In this you stated that it is an inconvenience to attend Mass, and therefore people do not. Well, I am a prisoner here in Oklahoma, and I beg for the opportunity to celebrate Mass. The faithful here are allowed to celebrate once a month, and we run to the small chapel with joy in our hearts. We would crawl on our knees the three miles just for the opportunity to celebrate every week.
Your “Easter 2011” editorial addressing “apathy” is a sobering but true assessment of our Church today.
I would like to share an experience with you. A few years ago, I was interviewing a pastor in our Diocese of St. Petersburg, Fla., at a large parish church, around 4,000 families. In addition to himself, he had two assisting priests and three retired priests who helped out in visiting the sick and saying Masses.

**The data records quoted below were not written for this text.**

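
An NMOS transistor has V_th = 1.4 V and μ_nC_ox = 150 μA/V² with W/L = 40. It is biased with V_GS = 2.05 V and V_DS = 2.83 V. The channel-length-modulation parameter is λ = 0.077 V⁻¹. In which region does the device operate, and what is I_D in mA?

k_n = μ_nC_ox · (W/L) = 6 mA/V².
V_ov = V_GS − V_th = 2.05 − 1.4 = 0.65 V.
Since V_DS = 2.83 V ≥ V_ov = 0.65 V, the device is in saturation.
I_D = ½ k_n V_ov² (1 + λ V_DS) = 0.5 × 6 × 0.65² × (1 + 0.077 × 2.83) = 1.54 mA.

Saturation; I_D = 1.54 mA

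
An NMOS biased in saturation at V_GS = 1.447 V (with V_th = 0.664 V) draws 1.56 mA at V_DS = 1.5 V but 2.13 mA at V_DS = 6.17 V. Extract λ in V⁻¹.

With V_GS fixed, I_D ∝ (1 + λ V_DS) in saturation, so I_D2/I_D1 = (1 + λ V_DS2)/(1 + λ V_DS1).
2.13/1.56 = 1.365 = (1 + 6.17 λ)/(1 + 1.5 λ).
Solving: λ (I_D1 V_DS2 − I_D2 V_DS1) = I_D2 − I_D1, so λ = (2.13 − 1.56) / (1.56 × 6.17 − 2.13 × 1.5) = 0.57 / 6.43 = 0.0886 V⁻¹.

λ = 0.0886 V⁻¹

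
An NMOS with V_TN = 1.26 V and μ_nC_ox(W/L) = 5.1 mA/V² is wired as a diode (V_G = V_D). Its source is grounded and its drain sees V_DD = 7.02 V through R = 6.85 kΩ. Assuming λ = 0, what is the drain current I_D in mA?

With gate tied to drain, V_GS = V_DS ≥ V_GS − V_TN, so the device is in saturation.
KCL at the drain: ½ k_n (V_GS − V_TN)² = (V_DD − V_GS)/R.
Let x = V_GS − 1.26. Then 17.5 x² + x − 5.76 = 0, giving x = 0.546 V (positive root), so V_GS = 1.81 V.
I_D = (V_DD − V_GS)/R = (7.02 − 1.81) / 6.85 = 0.761 mA.

I_D = 0.761 mA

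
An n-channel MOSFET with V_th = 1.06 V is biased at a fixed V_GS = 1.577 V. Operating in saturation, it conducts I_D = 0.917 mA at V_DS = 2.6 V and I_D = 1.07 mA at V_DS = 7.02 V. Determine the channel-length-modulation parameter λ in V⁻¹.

λ = 0.0419 V⁻¹

With V_GS fixed, I_D ∝ (1 + λ V_DS) in saturation, so I_D2/I_D1 = (1 + λ V_DS2)/(1 + λ V_DS1).
1.07/0.917 = 1.167 = (1 + 7.02 λ)/(1 + 2.6 λ).
Solving: λ (I_D1 V_DS2 − I_D2 V_DS1) = I_D2 − I_D1, so λ = (1.07 − 0.917) / (0.917 × 7.02 − 1.07 × 2.6) = 0.153 / 3.66 = 0.0419 V⁻¹.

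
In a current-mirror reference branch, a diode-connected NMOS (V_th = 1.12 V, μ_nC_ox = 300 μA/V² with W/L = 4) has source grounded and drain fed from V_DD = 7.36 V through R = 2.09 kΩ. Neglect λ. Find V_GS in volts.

With gate tied to drain, V_GS = V_DS ≥ V_GS − V_th, so the device is in saturation.
k_n = μ_nC_ox · (W/L) = 1.2 mA/V².
KCL at the drain: ½ k_n (V_GS − V_th)² = (V_DD − V_GS)/R.
Let x = V_GS − 1.12. Then 1.25 x² + x − 6.24 = 0, giving x = 1.87 V (positive root), so V_GS = 2.99 V.
I_D = (V_DD − V_GS)/R = (7.36 − 2.99) / 2.09 = 2.09 mA.

V_GS = 2.99 V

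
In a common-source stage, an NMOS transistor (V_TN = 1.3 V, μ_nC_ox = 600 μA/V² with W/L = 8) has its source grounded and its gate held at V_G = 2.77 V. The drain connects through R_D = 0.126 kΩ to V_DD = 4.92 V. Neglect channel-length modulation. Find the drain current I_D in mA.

V_GS = V_G = 2.77 V, so V_ov = 2.77 − 1.3 = 1.47 V.
k_n = μ_nC_ox · (W/L) = 4.8 mA/V².
Assume saturation: I_D = ½ k_n V_ov² = 0.5 × 4.8 × 1.47² = 5.19 mA, giving V_DS = V_DD − I_D R_D = 4.92 − 5.19 × 0.126 = 4.27 V.
V_DS = 4.27 V ≥ V_ov = 1.47 V, confirming saturation.

I_D = 5.19 mA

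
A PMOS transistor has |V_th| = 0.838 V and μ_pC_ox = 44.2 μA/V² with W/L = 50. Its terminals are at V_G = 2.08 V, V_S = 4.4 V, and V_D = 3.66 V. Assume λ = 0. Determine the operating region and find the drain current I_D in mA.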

He also had six deacons. I asked him a question: “If the bishop sent you two young priests tomorrow, what would you do with your six deacons?” He answered: “Ask them to continue to do what they are already doing for I could not run the parish without them. Look at it this way, there is enough ministry in this parish to keep all of us busy.”
This is certainly true of smaller parishes, but it is also true that deacons can be more used, particularly as parish administrators.
Having had that position in a parish with only two priests, I know that taking the burden off the material aspects of running the parish allows the priests to really function in those areas they were spiritual trained to do, especially in the administering of the sacraments and being spiritual advisers to the many lay organizations that parishes do have or should have in the ongoing evangelization of the parish community and in the evangelization of inactive Catholics. Many parishes could run with two priests, six deacons, not to mention religious sisters if there is a congregation in the diocese.
— Deacon John M. Edgerton, via email
No picking and choosing
Re “Have you thought about why you are (or stay) Catholic?” (Openers, April 17).
Like Bryan Kemper, I, too, am a “revert,” one who was baptized a Catholic, but for one reason or another, either didn’t follow the Church into adulthood or left the Church, usually when one leaves their parents’ home. Yes, I felt as compelled as he did to return to the faith of my youth, and for the reasons that he cites.
When Kemper talks about church authority, he says, “Every time someone disagrees with another teaching of their church they simply start a new one.” That implies that the Catholic Church uses its Church authority to hold its doctrine and teachings sacrosanct, and I agree. But my observations are that the same thing happens in Catholicism when the faithful disagree with a teaching or doctrine of the Church; they simply ignore it and go on with their own beliefs, thus becoming what has become known as “cafeteria Catholics,” or those that pick and choose what they want to believe. It’s a lot easier than leaving the Church for another or starting over.
I left the Catholic Church when most young people do, when I moved out of my family home and was free of the “restrictions” of my faith. I returned 35 years later, after complete absence of religion and then four years at a “community” church. God drew me back to the one true Church, and I am forever grateful.
— Dennis Babson, Grass Valley, Calif.
I appreciated John Norton’s Openers and the editorial (OSV, April 24, 2011) that both stressed the reality of who we are and what we do as Catholics. I’m sorry to say that many Catholics that I know do not seem to “live” their Catholic identity. Can one possibly imagine that parish closings may actually be a work of the Spirit? The wake-up call is to get off one’s ___ and get outside, where the real religious and spiritual work is. Given all of the whining regarding the “vocational crisis,” how many of us actually encourage vocations, even within our own families?
— Tom Doyle, El Paso, Texas
I am deeply grateful that you and writer Russell Shaw bravely addressed the issue of “Vatican intervenes in U.S. parish closings” (News Analysis, April 24).
In our western Pennsylvania diocese, 13 parishes were closed. The people were told there is a shortage of priests; yet four months after the closings, two priests were imported for four years from the Philippines.
Where faith is alive with definite reserves, people now question the veracity of these closings, and the bishops lose much respect as administrators. This is especially true in ethnic parishes, where attachment is generational and loyalty top shelf.
I am happy that the Vatican is finally stepping in, giving the local Catholics some hope that someone truly is listening.
Again, I thank you folks for the courage to address the issue, for it is not over. In one local town, when a large, thriving parish was suppressed and the beautiful church demolished, many of the congregation reached out to the Polish National Catholic Church, and thus established the newest PNCC parish in all of western Pennsylvania.
— Father Joseph L. Sredzinski, Jeannette, Pa.